In search of a home victory

11 November 2022

Fun fact time. You have to go back to Oct. 28 to find the last Red Star game that ended in a home victory. Since then, the Dragons lost four on home ice, with a win at Spartak in between. Our two most recent games in Mytishchi were, admittedly, hard work. Against Salavat Yulaev there were good things in the performance despite a 1-4 loss. However, against Avtomobilist we suffered another heavy defeat against an opponent that seems to relish playing against us.

On the bright side, that Oct. 28 home win came against Neftekhimik. And guess who is the opposition for our next encounter in Mytishchi? That’s right, Neftekhimik returns and a repeat of our previous match-up would do the job nicely.


Neftekhimik Nizhnekamsk (Nov. 12, 1700 Moscow Time)

Last time out: It was only a couple of weeks ago that Neftekhimik last came to Mytishchi. That one turned into a 4-3 win for the Dragons as Alexei Murygin made his KRS debut against his former club.

Familiar faces: Apart from Murygin, that previous game saw ex-Dragon Hunter Shinkaruk get his first goal for Neftekhimik. Vyacheslav Leshchenko is another former Kunlun forward among the team’s leading scorers. Defenseman Mikhail Sidorov also had a spell at KRS but he didn’t make it off the bench in October.

Background: The only predictable thing about Neftekhimik this season is unpredictability. Just check out the Tatar team’s recent games. Wins over CSKA and Ak Bars, snapping the defending champion’s 11-game winning streak along the way, followed by a 0-3 loss in Cherepovets. With all due respect to Severstal, that’s quite a comedown given that the Steelmen had just one win in their previous nine games, and that against rock bottom Sochi in overtime.

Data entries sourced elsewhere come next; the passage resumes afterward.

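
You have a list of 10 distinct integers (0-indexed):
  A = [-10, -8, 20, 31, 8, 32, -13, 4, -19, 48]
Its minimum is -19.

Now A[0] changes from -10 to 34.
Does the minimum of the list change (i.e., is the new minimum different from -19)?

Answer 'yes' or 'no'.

Answer: no

Derivation:
Old min = -19
Change: A[0] -10 -> 34
Changed element was NOT the min; min changes only if 34 < -19.
New min = -19; changed? no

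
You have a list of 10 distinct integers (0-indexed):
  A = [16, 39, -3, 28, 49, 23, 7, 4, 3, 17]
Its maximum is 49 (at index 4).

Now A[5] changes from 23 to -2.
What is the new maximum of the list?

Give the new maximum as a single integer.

Old max = 49 (at index 4)
Change: A[5] 23 -> -2
Changed element was NOT the old max.
  New max = max(old_max, new_val) = max(49, -2) = 49

Answer: 49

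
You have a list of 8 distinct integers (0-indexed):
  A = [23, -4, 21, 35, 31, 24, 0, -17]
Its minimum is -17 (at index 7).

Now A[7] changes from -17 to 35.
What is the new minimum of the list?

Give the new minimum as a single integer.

Answer: -4

Derivation:
Old min = -17 (at index 7)
Change: A[7] -17 -> 35
Changed element WAS the min. Need to check: is 35 still <= all others?
  Min of remaining elements: -4
  New min = min(35, -4) = -4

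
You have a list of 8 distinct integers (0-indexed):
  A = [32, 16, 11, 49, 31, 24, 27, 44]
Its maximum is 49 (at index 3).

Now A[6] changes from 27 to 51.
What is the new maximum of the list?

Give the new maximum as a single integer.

Answer: 51

Derivation:
Old max = 49 (at index 3)
Change: A[6] 27 -> 51
Changed element was NOT the old max.
  New max = max(old_max, new_val) = max(49, 51) = 51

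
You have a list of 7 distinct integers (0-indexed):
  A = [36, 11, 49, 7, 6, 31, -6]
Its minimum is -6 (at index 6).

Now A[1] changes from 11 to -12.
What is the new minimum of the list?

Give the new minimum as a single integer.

Old min = -6 (at index 6)
Change: A[1] 11 -> -12
Changed element was NOT the old min.
  New min = min(old_min, new_val) = min(-6, -12) = -12

Answer: -12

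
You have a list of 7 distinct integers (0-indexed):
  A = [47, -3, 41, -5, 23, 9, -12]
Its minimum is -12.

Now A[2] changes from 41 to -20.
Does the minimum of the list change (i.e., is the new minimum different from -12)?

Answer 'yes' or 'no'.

Answer: yes

Derivation:
Old min = -12
Change: A[2] 41 -> -20
Changed element was NOT the min; min changes only if -20 < -12.
New min = -20; changed? yes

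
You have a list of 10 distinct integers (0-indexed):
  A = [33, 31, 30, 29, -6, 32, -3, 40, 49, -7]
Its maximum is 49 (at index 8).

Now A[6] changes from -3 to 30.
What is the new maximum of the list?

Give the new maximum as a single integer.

Old max = 49 (at index 8)
Change: A[6] -3 -> 30
Changed element was NOT the old max.
  New max = max(old_max, new_val) = max(49, 30) = 49

Answer: 49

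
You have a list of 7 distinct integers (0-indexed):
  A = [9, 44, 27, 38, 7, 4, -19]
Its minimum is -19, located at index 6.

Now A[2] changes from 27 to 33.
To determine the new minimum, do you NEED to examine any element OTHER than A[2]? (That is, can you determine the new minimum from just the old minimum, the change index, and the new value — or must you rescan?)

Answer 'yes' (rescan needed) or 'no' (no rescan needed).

Old min = -19 at index 6
Change at index 2: 27 -> 33
Index 2 was NOT the min. New min = min(-19, 33). No rescan of other elements needed.
Needs rescan: no

Answer: no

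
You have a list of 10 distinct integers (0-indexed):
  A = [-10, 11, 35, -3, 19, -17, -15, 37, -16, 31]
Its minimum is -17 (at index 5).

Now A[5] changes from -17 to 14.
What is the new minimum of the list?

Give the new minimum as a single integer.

Old min = -17 (at index 5)
Change: A[5] -17 -> 14
Changed element WAS the min. Need to check: is 14 still <= all others?
  Min of remaining elements: -16
  New min = min(14, -16) = -16

Answer: -16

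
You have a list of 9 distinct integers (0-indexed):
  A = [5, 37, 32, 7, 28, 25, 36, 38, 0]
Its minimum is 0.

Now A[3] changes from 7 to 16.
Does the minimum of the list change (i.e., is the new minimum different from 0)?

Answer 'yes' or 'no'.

Old min = 0
Change: A[3] 7 -> 16
Changed element was NOT the min; min changes only if 16 < 0.
New min = 0; changed? no

Answer: no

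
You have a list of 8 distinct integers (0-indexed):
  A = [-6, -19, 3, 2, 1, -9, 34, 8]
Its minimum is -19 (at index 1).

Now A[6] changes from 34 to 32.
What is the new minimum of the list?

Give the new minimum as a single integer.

Answer: -19

Derivation:
Old min = -19 (at index 1)
Change: A[6] 34 -> 32
Changed element was NOT the old min.
  New min = min(old_min, new_val) = min(-19, 32) = -19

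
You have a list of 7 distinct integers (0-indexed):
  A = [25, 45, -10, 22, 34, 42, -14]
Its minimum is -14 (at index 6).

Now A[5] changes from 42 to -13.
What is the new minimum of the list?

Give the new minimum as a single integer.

Old min = -14 (at index 6)
Change: A[5] 42 -> -13
Changed element was NOT the old min.
  New min = min(old_min, new_val) = min(-14, -13) = -14

Answer: -14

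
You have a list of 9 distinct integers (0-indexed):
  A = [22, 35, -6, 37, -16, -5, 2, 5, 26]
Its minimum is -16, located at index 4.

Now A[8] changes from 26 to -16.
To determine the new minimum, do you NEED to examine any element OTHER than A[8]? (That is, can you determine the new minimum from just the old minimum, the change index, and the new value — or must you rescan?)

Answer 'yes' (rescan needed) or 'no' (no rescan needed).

Old min = -16 at index 4
Change at index 8: 26 -> -16
Index 8 was NOT the min. New min = min(-16, -16). No rescan of other elements needed.
Needs rescan: no

Answer: no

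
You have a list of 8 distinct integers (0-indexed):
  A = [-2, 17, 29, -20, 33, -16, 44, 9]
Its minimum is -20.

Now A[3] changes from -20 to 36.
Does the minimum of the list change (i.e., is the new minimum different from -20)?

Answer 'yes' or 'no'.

Answer: yes

Derivation:
Old min = -20
Change: A[3] -20 -> 36
Changed element was the min; new min must be rechecked.
New min = -16; changed? yes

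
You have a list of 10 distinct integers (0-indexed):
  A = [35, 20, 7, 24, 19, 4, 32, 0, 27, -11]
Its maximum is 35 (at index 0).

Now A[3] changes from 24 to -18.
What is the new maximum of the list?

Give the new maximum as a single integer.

Answer: 35

Derivation:
Old max = 35 (at index 0)
Change: A[3] 24 -> -18
Changed element was NOT the old max.
  New max = max(old_max, new_val) = max(35, -18) = 35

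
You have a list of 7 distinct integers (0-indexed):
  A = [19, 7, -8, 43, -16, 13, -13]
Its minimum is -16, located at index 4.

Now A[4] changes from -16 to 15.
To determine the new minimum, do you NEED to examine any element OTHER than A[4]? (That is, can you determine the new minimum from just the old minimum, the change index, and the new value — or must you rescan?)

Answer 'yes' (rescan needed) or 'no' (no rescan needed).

Old min = -16 at index 4
Change at index 4: -16 -> 15
Index 4 WAS the min and new value 15 > old min -16. Must rescan other elements to find the new min.
Needs rescan: yes

Answer: yes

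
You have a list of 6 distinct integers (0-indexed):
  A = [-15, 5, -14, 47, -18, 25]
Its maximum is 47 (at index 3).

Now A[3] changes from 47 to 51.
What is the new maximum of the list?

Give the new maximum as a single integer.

Answer: 51

Derivation:
Old max = 47 (at index 3)
Change: A[3] 47 -> 51
Changed element WAS the max -> may need rescan.
  Max of remaining elements: 25
  New max = max(51, 25) = 51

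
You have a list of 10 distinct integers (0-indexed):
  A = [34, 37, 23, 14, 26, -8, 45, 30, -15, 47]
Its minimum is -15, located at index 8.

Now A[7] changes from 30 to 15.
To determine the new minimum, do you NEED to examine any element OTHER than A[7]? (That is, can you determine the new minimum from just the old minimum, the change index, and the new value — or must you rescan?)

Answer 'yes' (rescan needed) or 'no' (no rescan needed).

Old min = -15 at index 8
Change at index 7: 30 -> 15
Index 7 was NOT the min. New min = min(-15, 15). No rescan of other elements needed.
Needs rescan: no

Answer: no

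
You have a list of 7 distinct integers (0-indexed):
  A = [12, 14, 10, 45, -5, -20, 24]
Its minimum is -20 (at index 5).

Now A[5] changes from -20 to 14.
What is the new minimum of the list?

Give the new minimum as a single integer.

Answer: -5

Derivation:
Old min = -20 (at index 5)
Change: A[5] -20 -> 14
Changed element WAS the min. Need to check: is 14 still <= all others?
  Min of remaining elements: -5
  New min = min(14, -5) = -5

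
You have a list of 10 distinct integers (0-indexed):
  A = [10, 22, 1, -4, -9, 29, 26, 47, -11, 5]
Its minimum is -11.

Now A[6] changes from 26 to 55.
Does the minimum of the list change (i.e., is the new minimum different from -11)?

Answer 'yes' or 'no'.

Answer: no

Derivation:
Old min = -11
Change: A[6] 26 -> 55
Changed element was NOT the min; min changes only if 55 < -11.
New min = -11; changed? no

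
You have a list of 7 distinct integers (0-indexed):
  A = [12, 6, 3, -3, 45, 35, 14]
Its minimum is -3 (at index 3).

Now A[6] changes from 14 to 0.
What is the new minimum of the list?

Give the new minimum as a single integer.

Old min = -3 (at index 3)
Change: A[6] 14 -> 0
Changed element was NOT the old min.
  New min = min(old_min, new_val) = min(-3, 0) = -3

Answer: -3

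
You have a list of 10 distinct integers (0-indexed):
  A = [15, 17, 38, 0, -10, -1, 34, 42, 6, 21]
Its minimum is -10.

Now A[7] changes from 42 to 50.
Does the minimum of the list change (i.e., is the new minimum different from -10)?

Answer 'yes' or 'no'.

Answer: no

Derivation:
Old min = -10
Change: A[7] 42 -> 50
Changed element was NOT the min; min changes only if 50 < -10.
New min = -10; changed? no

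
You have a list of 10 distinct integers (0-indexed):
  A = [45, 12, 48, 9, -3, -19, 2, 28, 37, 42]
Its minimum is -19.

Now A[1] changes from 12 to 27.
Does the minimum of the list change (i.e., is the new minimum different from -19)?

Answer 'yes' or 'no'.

Answer: no

Derivation:
Old min = -19
Change: A[1] 12 -> 27
Changed element was NOT the min; min changes only if 27 < -19.
New min = -19; changed? no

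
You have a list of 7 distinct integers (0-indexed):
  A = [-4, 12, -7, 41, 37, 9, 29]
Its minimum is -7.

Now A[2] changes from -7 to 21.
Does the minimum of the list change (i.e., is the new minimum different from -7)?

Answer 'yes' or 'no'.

Answer: yes

Derivation:
Old min = -7
Change: A[2] -7 -> 21
Changed element was the min; new min must be rechecked.
New min = -4; changed? yes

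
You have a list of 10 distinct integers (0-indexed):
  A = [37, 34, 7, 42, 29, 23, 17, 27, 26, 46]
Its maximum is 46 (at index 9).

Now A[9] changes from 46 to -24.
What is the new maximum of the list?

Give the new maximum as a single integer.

Answer: 42

Derivation:
Old max = 46 (at index 9)
Change: A[9] 46 -> -24
Changed element WAS the max -> may need rescan.
  Max of remaining elements: 42
  New max = max(-24, 42) = 42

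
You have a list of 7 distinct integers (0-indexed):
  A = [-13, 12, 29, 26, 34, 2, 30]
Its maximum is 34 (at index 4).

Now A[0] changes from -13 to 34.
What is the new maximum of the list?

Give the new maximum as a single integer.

Answer: 34

Derivation:
Old max = 34 (at index 4)
Change: A[0] -13 -> 34
Changed element was NOT the old max.
  New max = max(old_max, new_val) = max(34, 34) = 34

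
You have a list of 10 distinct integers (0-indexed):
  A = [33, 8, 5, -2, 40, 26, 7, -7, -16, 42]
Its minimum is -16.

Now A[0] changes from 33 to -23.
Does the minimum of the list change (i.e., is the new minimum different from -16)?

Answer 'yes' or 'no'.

Answer: yes

Derivation:
Old min = -16
Change: A[0] 33 -> -23
Changed element was NOT the min; min changes only if -23 < -16.
New min = -23; changed? yes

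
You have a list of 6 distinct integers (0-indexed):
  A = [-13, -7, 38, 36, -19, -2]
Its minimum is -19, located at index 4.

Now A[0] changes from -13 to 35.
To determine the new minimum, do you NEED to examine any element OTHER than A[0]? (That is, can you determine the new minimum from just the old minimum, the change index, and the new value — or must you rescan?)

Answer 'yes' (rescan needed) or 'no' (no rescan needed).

Answer: no

Derivation:
Old min = -19 at index 4
Change at index 0: -13 -> 35
Index 0 was NOT the min. New min = min(-19, 35). No rescan of other elements needed.
Needs rescan: no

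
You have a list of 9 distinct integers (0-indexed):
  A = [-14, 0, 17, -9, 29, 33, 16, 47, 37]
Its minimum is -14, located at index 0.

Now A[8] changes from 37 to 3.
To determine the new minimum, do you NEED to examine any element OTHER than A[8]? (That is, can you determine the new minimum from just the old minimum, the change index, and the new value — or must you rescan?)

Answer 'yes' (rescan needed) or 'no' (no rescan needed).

Old min = -14 at index 0
Change at index 8: 37 -> 3
Index 8 was NOT the min. New min = min(-14, 3). No rescan of other elements needed.
Needs rescan: no

Answer: no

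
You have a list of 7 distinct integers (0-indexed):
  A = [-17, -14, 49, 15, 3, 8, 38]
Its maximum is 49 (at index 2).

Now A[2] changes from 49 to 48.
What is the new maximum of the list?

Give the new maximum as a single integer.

Answer: 48

Derivation:
Old max = 49 (at index 2)
Change: A[2] 49 -> 48
Changed element WAS the max -> may need rescan.
  Max of remaining elements: 38
  New max = max(48, 38) = 48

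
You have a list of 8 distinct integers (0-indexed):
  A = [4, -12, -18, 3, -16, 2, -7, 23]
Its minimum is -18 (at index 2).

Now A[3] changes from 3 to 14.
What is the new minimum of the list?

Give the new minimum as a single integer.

Old min = -18 (at index 2)
Change: A[3] 3 -> 14
Changed element was NOT the old min.
  New min = min(old_min, new_val) = min(-18, 14) = -18

Answer: -18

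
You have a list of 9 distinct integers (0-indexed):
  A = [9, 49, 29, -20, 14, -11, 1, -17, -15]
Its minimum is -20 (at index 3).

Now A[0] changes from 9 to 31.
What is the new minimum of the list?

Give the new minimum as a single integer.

Old min = -20 (at index 3)
Change: A[0] 9 -> 31
Changed element was NOT the old min.
  New min = min(old_min, new_val) = min(-20, 31) = -20

Answer: -20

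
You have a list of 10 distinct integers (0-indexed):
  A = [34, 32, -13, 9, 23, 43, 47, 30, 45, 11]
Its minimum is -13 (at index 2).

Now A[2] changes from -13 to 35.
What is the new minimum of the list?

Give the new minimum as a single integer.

Answer: 9

Derivation:
Old min = -13 (at index 2)
Change: A[2] -13 -> 35
Changed element WAS the min. Need to check: is 35 still <= all others?
  Min of remaining elements: 9
  New min = min(35, 9) = 9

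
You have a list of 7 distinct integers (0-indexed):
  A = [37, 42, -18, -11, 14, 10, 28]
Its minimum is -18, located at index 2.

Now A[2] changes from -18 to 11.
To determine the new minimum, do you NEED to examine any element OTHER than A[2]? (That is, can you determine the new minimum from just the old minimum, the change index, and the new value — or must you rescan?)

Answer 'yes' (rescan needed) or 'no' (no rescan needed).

Old min = -18 at index 2
Change at index 2: -18 -> 11
Index 2 WAS the min and new value 11 > old min -18. Must rescan other elements to find the new min.
Needs rescan: yes

Answer: yes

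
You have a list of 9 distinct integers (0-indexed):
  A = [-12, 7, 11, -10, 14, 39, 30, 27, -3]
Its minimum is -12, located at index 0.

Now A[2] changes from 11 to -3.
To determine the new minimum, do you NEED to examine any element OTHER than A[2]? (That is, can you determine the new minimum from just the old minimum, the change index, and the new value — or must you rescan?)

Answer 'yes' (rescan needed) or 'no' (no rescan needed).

Old min = -12 at index 0
Change at index 2: 11 -> -3
Index 2 was NOT the min. New min = min(-12, -3). No rescan of other elements needed.
Needs rescan: no

Answer: no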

Perhaps part of the problem is a lack of consistent scoring. Head coach Oleg Leontyev has frequently reshaped his line-up, not least in response to a long losing streak at the start of the season. As a result, establishing coherent attacking units has been a slow process. A steady turnover of players isn’t helping: so far this season, Neftekhimik has used 21 different forwards. Nine of them failed to score a goal between them, including hotly-tipped Slovak import Samuel Bucek.

Torpedo Nizhny Novgorod (Nov. 14, 1900 Moscow Time)

Last time out: When we visited Nizhny Novgorod last month, a goal from Sergei Goncharuk 24 seconds from the end sent us to a 2-3 loss.

Familiar faces: Alexei Murygin also lists Torpedo among his previous clubs, playing there last season on his return to action after beating cancer. Forwards Igor Larionov Jr and Alexei Kruchinin both had brief spells with the Dragons in 2020/21.

Background: Torpedo comes into this game with American forward Kenny Agostino and rising star Vasily Atanasov both on the injured list. Fellow forward Kirill Urakov is also a doubt for the game in Mytishchi.

However, those absentees are not greatly slowing the Torpedo offense this season. With 78 goals in 28 games at the time of writing, Igor Larionov’s team is reaping the benefits of the Professor’s hockey philosophy. It’s no secret that Larionov favors the kind of pacy passing hockey that earned him such acclaim as a player. While there is no individual stand-out on the team, Torpedo’s scoring is keeping pace with almost every other team, save perhaps for SKA, untouchable in so many categories right now. The recent 6-4 win over Ak Bars illustrated the team’s style nicely. Each goal was scored by a different player, and there were 13 players among the points in total. However, there was also evidence of some unconvincing defensive play, something that always gives the opposition a chance.